NVIDIA's GTC DIGITAL 2020 event is a collection of online content that provides training, research, insights, and direct access to the brilliant minds of NVIDIA’s GPU Technology Conference. Microsoft delivered a variety of sessions with a couple focused very specifically on IoT Edge applications using small form-factor GPU accelerated devices from NVIDIA's Jetson line of embedded devices. These sessions include a presentation on the latest techniques for "Productionizing GPU-accelerated IoT Workloads at the Edge" and an interactive workshop demonstrating how to perform anomaly detection on multiple video input streams with IoT Edge, IoT Central, and Cognitive Services using a $100 NVIDIA Jetson Nano device. The workshop content is highly recommended if you are looking for a hands-on introduction into these topics, in approximately one hour you can build a custom anomaly detection pipeline with edge-to-cloud reporting.
The sessions are linked in the images below and available online for viewing at your leisure. If you have questions, comments, or need help following the workshop material feel free to reach out to @pjdecarlo on Twitter for in-person assistance!
In this session, we will cover a variety of techniques, tools, and services to assist in the production of Computer Vision Solutions deployed in Edge environments that run on NVIDIA Jetson hardware.
Topics will cover:
Usage of Azure DevOps tooling and workflows to produce deployable container-based GPU-Accelerated modules for use with Azure IoT Edge
The Azure IoT Central - Software as a Service offering for fleet management and runtime-configuration of IoT Edge devices
DeepStream compatible custom object detection models built with the Azure Custom Vision AI service offering
Jetson-containers tooling for producing CUDA compatible container images and flashable CUDA-capable base OS images targeted to NVIDIA Jetson hardware.
The presentation will consist of live demonstrations of these topics and include resources for reproduction. At the end of the session, you will leave understanding how to develop production grade GPU-accelerated container workloads backed by deployment, management, and configuration capabilities in Microsoft Azure.

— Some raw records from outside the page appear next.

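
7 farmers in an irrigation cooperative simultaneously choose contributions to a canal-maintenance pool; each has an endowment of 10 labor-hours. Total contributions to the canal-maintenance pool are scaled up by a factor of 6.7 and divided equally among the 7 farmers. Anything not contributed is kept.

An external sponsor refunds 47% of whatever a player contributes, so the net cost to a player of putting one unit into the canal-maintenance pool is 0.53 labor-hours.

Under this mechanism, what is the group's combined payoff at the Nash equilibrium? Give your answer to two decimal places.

With the mechanism, a contributed unit returns (6.7/7) / 0.53 = 1.8059 per unit of net cost to the contributor — now above 1 — so contributing fully is weakly dominant for every player.
So the Nash equilibrium is full contribution by all 7; the group earns 7 × (10 × 0.47 + 6.7 × 10) = 501.90.

501.90 labor-hours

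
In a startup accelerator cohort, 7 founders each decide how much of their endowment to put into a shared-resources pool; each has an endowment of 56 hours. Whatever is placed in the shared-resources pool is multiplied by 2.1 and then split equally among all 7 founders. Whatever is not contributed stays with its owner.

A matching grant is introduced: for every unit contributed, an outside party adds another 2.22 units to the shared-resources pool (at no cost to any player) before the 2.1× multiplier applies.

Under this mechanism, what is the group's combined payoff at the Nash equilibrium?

392.00 hours

Even with the mechanism, each unit contributed returns only 2.1 × 3.22 / 7 = 0.9660 per unit of net cost, so contributing nothing is still dominant.
At the Nash equilibrium no one contributes; group total payoff = 7 × 56 = 392.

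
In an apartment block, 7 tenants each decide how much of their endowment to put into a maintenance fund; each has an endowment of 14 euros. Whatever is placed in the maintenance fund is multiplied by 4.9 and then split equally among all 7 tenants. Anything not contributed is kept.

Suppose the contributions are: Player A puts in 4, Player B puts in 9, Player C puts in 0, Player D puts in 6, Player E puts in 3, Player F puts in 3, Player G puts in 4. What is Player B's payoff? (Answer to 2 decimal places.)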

Remotely monitor and operate your device using services and features in Azure IoT Central
Develop and deploy custom AI models to an IoT Edge device
With this solution, you can transform pixels from a camera into insights to know when there is an available parking spot, a missing product on a retail store shelf, an anomaly on a solar panel, a worker approaching a hazardous zone., etc.
We'll build this solution using NVIDIA DeepStream on a NVIDIA Jetson Nano device connected to Azure via Azure IoT Edge. DeepStream is a highly-optimized video processing pipeline, capable of running deep neural networks. It is a must-have tool whenever you have complex video analytics requirements like real-time object detection or when employing cascading AI models.
IoT Edge gives you the possibility to run this pipeline next to your cameras, where the video data is being generated, thus lowering your bandwidth costs and enabling scenarios with poor internet connectivity or privacy concerns. We'll operate this solution with an aesthetic UI provided by IoT Central and customize the objects detected in video streams using Custom Vision, a service that automatically generates computer vision AI models from pictures.